3.1 – The Newton-Raphson Method

This post is based on Andrew Ng’s CS229 course at Stanford University.

We now briefly digress to talk about an algorithm used to find optima (remember: we used batch gradient descent to do this). This method is called Newton’s method, or the Newton-Raphson method, and is usually faster than batch gradient descent.

Suppose we have a function f : \mathbb{R} \mapsto \mathbb{R}. That is, it takes in a real number as input, and gives some other real number as output. We’re interested in finding a value x (a real number such that f(x) = 0. We start with some initial guess, say x_0. For the Newton-Raphson method, the subscript indicates which iteration we’re currently on. The 0th iteration means it’s our initial guess. The Newton-Raphson method performs the following update:

x = x - \frac{f(x)}{f^{\prime}(x)}

Let’s understand what this intuitively means. Consider the function shown below. The line y = 0 is also plotted.


The minimum for this function occurs at around 1.3. Let’s pick an initial guess of 4.5. We draw a vertical line, x = 4.5. We take the point where this vertical line meets the function, and draw a tangent at that point. Then, we note the point where this tangent meets the horizontal, y = 0 line that we drew earlier. This is illustrated in the next figure, numbered for your ease of understanding.

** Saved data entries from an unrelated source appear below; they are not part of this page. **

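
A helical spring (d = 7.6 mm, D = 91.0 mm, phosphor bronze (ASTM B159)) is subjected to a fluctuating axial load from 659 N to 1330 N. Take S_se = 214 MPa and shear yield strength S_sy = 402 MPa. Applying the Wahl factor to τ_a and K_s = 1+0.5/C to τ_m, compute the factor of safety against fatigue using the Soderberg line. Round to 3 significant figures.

0.437

C = D/d = 91.0/7.6 = 11.9737; K_W = (4C−1)/(4C−4)+0.615/C = 1.1197; K_s = 1+0.5/C = 1.0418
F_a = (F_max−F_min)/2 = 335.5 N; F_m = (F_max+F_min)/2 = 994.5 N
τ_a = K_W·8F_aD/(πd³) = 1.1197 × 177.11 = 198.31 MPa
τ_m = K_s·8F_mD/(πd³) = 1.0418 × 524.98 = 546.91 MPa
Soderberg: 1/n_f = τ_a/S_se + τ_m/S_sy = 198.31/214 + 546.91/402 = 0.92667 + 1.36046 = 2.2871
n_f = 1/2.2871 = 0.4372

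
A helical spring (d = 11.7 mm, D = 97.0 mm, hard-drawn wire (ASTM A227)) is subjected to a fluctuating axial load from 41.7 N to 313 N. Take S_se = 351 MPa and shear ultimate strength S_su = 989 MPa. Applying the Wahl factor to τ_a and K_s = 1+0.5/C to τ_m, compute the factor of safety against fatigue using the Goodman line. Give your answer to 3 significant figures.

C = D/d = 97.0/11.7 = 8.2906; K_W = (4C−1)/(4C−4)+0.615/C = 1.1771; K_s = 1+0.5/C = 1.0603
F_a = (F_max−F_min)/2 = 135.65 N; F_m = (F_max+F_min)/2 = 177.35 N
τ_a = K_W·8F_aD/(πd³) = 1.1771 × 20.921 = 24.625 MPa
τ_m = K_s·8F_mD/(πd³) = 1.0603 × 27.352 = 29.001 MPa
Goodman: 1/n_f = τ_a/S_se + τ_m/S_su = 24.625/351 + 29.001/989 = 0.07016 + 0.02932 = 0.09948
n_f = 1/0.09948 = 10.05

10.1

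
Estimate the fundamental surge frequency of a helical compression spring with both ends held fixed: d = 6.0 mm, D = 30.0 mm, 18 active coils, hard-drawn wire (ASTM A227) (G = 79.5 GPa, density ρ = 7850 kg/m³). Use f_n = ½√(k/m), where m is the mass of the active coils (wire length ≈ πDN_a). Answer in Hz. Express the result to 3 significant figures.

133 Hz

k = Gd⁴/(8D³N_a) = (79.5×10³)(6.0⁴)/(8·30.0³·18) = 26.5 N/mm = 26500 N/m
Wire length L = πDN_a = π·30.0·18 = 1696.5 mm
m = ρ·(πd²/4)·L = 7850 × 28.274×10⁻⁶ m² × 1.6965 m = 0.37654 kg
f_n = ½√(k/m) = 0.5·√(26500/0.37654) = 0.5·√(70379) = 132.64 Hz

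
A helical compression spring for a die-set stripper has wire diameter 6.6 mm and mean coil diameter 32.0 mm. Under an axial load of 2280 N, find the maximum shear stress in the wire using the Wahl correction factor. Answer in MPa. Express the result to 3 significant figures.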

We continue doing the exact same procedure, now starting with x_1, to obtain x_2, and so on. x_1 is about 2.8, and x_2 is about 1.8.

So now we know how to use the Newton-Raphson method (or Newton’s method) to find a value for which f(x) = 0. How do we use this to maximize or minimize a function? We note that at the maxima or minima of a function, f^{\prime}(x) = 0. Thus, we can use Newton’s method in the same way as described above, using f^{\prime}(x) instead. We can use this to maximize our log-likelihood function, and thus our update rule is

\Theta = \Theta - \frac{l^{\prime}(\Theta)}{l^{\prime \prime}(\Theta)}

We note that for logistic regression, \Theta is a vector and not a real number, so we modify the equation accordingly. Remember, from our post on linear regression, that we defined \nabla_\Theta J(\Theta) as the derivative of the cost function with respect to \Theta, where \Theta was a vector. We use the same for the numerator. But what about the denominator? We need something to represent the second derivative of the cost function, where \Theta is, again, a vector. Fortunately, this already exists, and is called the Hessian. Each entry of the Hessian is defined as

H_{ij} = \frac{\partial^2 l(\Theta)}{\partial \theta_i \partial \theta_j}

Since we need the double derivative in the denominator, and division is not defined for matrices, we use the inverse, to get the final update rule (here, \Theta is a vector).

\Theta = \Theta - H^{-1} \nabla_\Theta l(\Theta)

Here, H is of dimensions (n + 1, n + 1). While Newton’s method takes fewer steps to find the minimum, it does require finding and then inverting the Hessian, and then multiplying with another matrix. This can be very expensive for large values of n. When we use the Newton-Raphson method instead of gradient descent in logistic regression, it’s called Fisher scoring.